If a webhook fails processing — for example, because a downstream dependency was temporarily unavailable — you can replay it from the operator dashboard.
1

Find the failed event

Navigate to the webhook events view and filter by status. Failed events show the error that caused the failure.
2

Inspect the envelope

Review the stored headers and body hash to confirm this is the event you want to reprocess.
3

Trigger the replay

Click Replay to queue the event for reprocessing. Switchbord creates a new attempt record against the original envelope — the original record is not mutated.
4

Confirm the result

The new attempt record shows whether reprocessing succeeded or failed, with the same diagnostics as the original attempt.
Replay is safe to run multiple times.
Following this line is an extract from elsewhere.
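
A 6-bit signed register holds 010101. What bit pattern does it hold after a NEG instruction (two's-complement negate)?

101011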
Switchbord deduplicates by delivery ID, so replaying an event that was already successfully processed will not create duplicate messages, conversations, or status updates.
The operational endpoint POST /internal/webhooks/:id/replay exposes the same replay capability via API, which is useful for bulk recovery scripts during incident response.

Inspecting webhook events

The operator dashboard and internal API give you full visibility into webhook deliveries:
EndpointWhat it returns
GET /internal/webhooksPaginated list of webhook deliveries, filterable by type and status
GET /internal/webhooks/:idFull envelope details including headers, body hash, and normalization status
GET /internal/webhook-rejectionsDeliveries that failed signature verification
GET /internal/webhook-rejections/:idFull details for a specific rejected delivery
Use these endpoints to investigate missing messages, verify that Meta is delivering events correctly, and identify any deliveries that were rejected due to signature mismatches.

Performance expectations

Switchbord is designed to handle webhook ingestion with minimal latency. The target is a median response time under 250 milliseconds for the ingestion path, with fewer than 1% of requests taking longer than one second. The ingestion path does the minimum necessary work synchronously — verify, store, enqueue — and defers all processing to the background worker. This keeps the endpoint fast even under high volume.
Switchbord tracks rejection counts, replay counts, queue depth, and worker heartbeat. If ingestion latency or rejection rates spike, check the runtime diagnostics at GET /internal/runtime.